With the 2008 Presidential Election less than a year away, it's easy to see who the clear forerunners are when you ignore the mainstream media spin machine (and yes, today a good number of voting age Americans actually do). The race has come down to four candidates: Hillary Clinton, Barack Obama, John Edwards, and Ron Paul. Why am I ignoring the other Republican candidates? Because the Republicans don't have a snowballs chance in hell in 2008 if they don't field Ron Paul. He's their only chance to get Democrats to vote Republican, and if they can't see that they will lose. For example, today in Virginia Paul's campaign turned in 20,000 signatures to get him on the state's GOP primary ballot. The 20,000 signatures are 5,000 more than Mitt Romney turned in, and double the 10,000 signatures required for a place on the ballot. Paul clearly has grassroots support that the other candidates (even Democrats) are having trouble obtaining.
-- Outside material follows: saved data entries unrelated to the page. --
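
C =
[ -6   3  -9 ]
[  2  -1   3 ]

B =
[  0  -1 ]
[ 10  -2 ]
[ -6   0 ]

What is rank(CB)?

1

First compute CB:
[[ 84,   0],
 [-28,   0]]
Now row reduce the product.
R2 ← R2 + (1/3)·R1: [0, 0]
1 nonzero row, so rank(CB) = 1.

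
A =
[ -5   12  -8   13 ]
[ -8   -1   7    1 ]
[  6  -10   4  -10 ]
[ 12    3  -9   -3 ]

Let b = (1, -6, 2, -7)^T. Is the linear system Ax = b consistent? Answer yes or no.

no

Row reduce the augmented matrix [A | b].
R2 ← R2 − (8/5)·R1: [0, -101/5, 99/5, -99/5, -38/5]
R3 ← R3 + (6/5)·R1: [0, 22/5, -28/5, 28/5, 16/5]
R4 ← R4 + (12/5)·R1: [0, 159/5, -141/5, 141/5, -23/5]
R3 ← R3 + (22/101)·R2: [0, 0, -130/101, 130/101, 156/101]
R4 ← R4 + (159/101)·R2: [0, 0, 300/101, -300/101, -1673/101]
R4 ← R4 + (30/13)·R3: [0, 0, 0, 0, -13]
The echelon form has 4 nonzero rows; the last pivot sits in the augmented column, so rank(A) = 3 but rank([A|b]) = 4.
Since the ranks differ, the system is inconsistent.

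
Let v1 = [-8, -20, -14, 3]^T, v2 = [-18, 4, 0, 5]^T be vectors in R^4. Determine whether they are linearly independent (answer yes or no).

Form the matrix with these vectors as rows and row reduce.
R2 ← R2 − (9/4)·R1: [0, 49, 63/2, -7/4]
2 nonzero rows, so the 2 vectors span a space of dimension 2.
Since 2 = 2, the vectors are linearly independent.

yes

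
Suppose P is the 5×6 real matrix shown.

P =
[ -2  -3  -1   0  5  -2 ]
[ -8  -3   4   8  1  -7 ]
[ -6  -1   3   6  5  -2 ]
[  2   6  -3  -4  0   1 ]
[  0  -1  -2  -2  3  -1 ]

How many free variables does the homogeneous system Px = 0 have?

2

Row reduce to echelon form.
R2 ← R2 − (4)·R1: [0, 9, 8, 8, -19, 1]
R3 ← R3 − (3)·R1: [0, 8, 6, 6, -10, 4]
R4 ← R4 + R1: [0, 3, -4, -4, 5, -1]
R3 ← R3 − (8/9)·R2: [0, 0, -10/9, -10/9, 62/9, 28/9]
R4 ← R4 − (1/3)·R2: [0, 0, -20/3, -20/3, 34/3, -4/3]
R5 ← R5 + (1/9)·R2: [0, 0, -10/9, -10/9, 8/9, -8/9]
R4 ← R4 − (6)·R3: [0, 0, 0, 0, -30, -20]
R5 ← R5 − R3: [0, 0, 0, 0, -6, -4]
R5 ← R5 − (1/5)·R4: [0, 0, 0, 0, 0, 0]
4 nonzero rows, so rank(P) = 4.
P has 6 columns; by rank–nullity, nullity = 6 − 4 = 2.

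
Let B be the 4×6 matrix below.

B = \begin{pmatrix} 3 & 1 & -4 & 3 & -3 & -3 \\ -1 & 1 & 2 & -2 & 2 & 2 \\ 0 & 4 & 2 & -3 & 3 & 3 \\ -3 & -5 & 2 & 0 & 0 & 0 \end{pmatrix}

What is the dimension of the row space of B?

2

Row reduce to echelon form.
R2 ← R2 + (1/3)·R1: [0, 4/3, 2/3, -1, 1, 1]
R4 ← R4 + R1: [0, -4, -2, 3, -3, -3]
R3 ← R3 − (3)·R2: [0, 0, 0, 0, 0, 0]
R4 ← R4 + (3)·R2: [0, 0, 0, 0, 0, 0]
Echelon form has 2 nonzero rows, so rank(B) = 2.
The row space has dimension equal to the rank: 2.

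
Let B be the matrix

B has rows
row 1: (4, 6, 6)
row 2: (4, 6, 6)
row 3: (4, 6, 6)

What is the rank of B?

1

Row reduce to echelon form.
R2 ← R2 − R1: [0, 0, 0]
R3 ← R3 − R1: [0, 0, 0]
Echelon form has 1 nonzero row, so rank(B) = 1.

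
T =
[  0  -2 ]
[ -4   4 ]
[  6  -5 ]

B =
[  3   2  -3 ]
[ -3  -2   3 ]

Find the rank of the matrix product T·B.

First compute TB:
[[  6,   4,  -6],
 [-24, -16,  24],
 [ 33,  22, -33]]
Now row reduce the product.
R2 ← R2 + (4)·R1: [0, 0, 0]
R3 ← R3 − (11/2)·R1: [0, 0, 0]
1 nonzero row, so rank(TB) = 1.

1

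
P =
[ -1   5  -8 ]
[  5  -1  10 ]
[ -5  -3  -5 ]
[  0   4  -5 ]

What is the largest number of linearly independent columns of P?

Row reduce to echelon form.
R2 ← R2 + (5)·R1: [0, 24, -30]
R3 ← R3 − (5)·R1: [0, -28, 35]
R3 ← R3 + (7/6)·R2: [0, 0, 0]
R4 ← R4 − (1/6)·R2: [0, 0, 0]
Echelon form has 2 nonzero rows, so rank(P) = 2.
The rank gives the maximum number of linearly independent columns: 2.

2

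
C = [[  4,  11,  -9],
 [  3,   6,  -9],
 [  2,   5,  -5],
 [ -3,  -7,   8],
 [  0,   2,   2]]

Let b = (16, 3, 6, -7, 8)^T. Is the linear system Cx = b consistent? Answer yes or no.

yes

Row reduce the augmented matrix [C | b].
R2 ← R2 − (3/4)·R1: [0, -9/4, -9/4, -9]
R3 ← R3 − (1/2)·R1: [0, -1/2, -1/2, -2]
R4 ← R4 + (3/4)·R1: [0, 5/4, 5/4, 5]
R3 ← R3 − (2/9)·R2: [0, 0, 0, 0]
R4 ← R4 + (5/9)·R2: [0, 0, 0, 0]
R5 ← R5 + (8/9)·R2: [0, 0, 0, 0]
The echelon form has 2 nonzero rows, and every pivot lies in the first 3 columns, so rank(C) = rank([C|b]) = 2.
The system is consistent.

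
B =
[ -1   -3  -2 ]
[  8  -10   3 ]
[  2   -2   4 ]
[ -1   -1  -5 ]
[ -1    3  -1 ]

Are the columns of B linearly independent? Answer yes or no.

Row reduce B to echelon form.
R2 ← R2 + (8)·R1: [0, -34, -13]
R3 ← R3 + (2)·R1: [0, -8, 0]
R4 ← R4 − R1: [0, 2, -3]
R5 ← R5 − R1: [0, 6, 1]
R3 ← R3 − (4/17)·R2: [0, 0, 52/17]
R4 ← R4 + (1/17)·R2: [0, 0, -64/17]
R5 ← R5 + (3/17)·R2: [0, 0, -22/17]
R4 ← R4 + (16/13)·R3: [0, 0, 0]
R5 ← R5 + (11/26)·R3: [0, 0, 0]
3 pivots among 3 columns.
Every column is a pivot column, so the columns are linearly independent.

yes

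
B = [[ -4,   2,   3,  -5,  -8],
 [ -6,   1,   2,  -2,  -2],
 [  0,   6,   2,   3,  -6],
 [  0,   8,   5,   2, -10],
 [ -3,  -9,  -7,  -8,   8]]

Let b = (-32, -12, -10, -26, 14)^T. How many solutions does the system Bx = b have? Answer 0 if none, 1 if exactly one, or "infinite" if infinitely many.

1

Row reduce the augmented matrix [B | b].
R2 ← R2 − (3/2)·R1: [0, -2, -5/2, 11/2, 10, 36]
R5 ← R5 − (3/4)·R1: [0, -21/2, -37/4, -17/4, 14, 38]
R3 ← R3 + (3)·R2: [0, 0, -11/2, 39/2, 24, 98]
R4 ← R4 + (4)·R2: [0, 0, -5, 24, 30, 118]
R5 ← R5 − (21/4)·R2: [0, 0, 31/8, -265/8, -77/2, -151]
R4 ← R4 − (10/11)·R3: [0, 0, 0, 69/11, 90/11, 318/11]
R5 ← R5 + (31/44)·R3: [0, 0, 0, -853/44, -475/22, -1803/22]
R5 ← R5 + (853/276)·R4: [0, 0, 0, 0, 85/23, 170/23]
The echelon form has 5 nonzero rows, and every pivot lies in the first 5 columns, so rank(B) = rank([B|b]) = 5.
The system is consistent.
rank = 5 = number of unknowns, so the solution is unique.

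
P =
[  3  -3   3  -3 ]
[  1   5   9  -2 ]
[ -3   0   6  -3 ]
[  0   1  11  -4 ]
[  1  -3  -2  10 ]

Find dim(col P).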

Let's examine the "If Clicks Were Votes" series released by Compete for November 2007.

By the Numbers
Ron Paul: 496,906 unique website visitors
Barack Obama: 318,179 unique website visitors
Hillary Clinton: 289,615 unique website visitors
John Edwards: 136,002 unique website visitors

State-by-State








Yes, this is a new concept to rank candidates based on their online popularity. But you must remember that online popularity does translate back into real-world popularity, and that translates into votes in America's idea of a democracy. If each one of those unique visitors to a candidate website mentions the candidate to even 5 of his or her real-world friends, you can see the "reach" numbers jumping into the millions. It will be interesting to see how close the primary results maps look to these website visitor maps.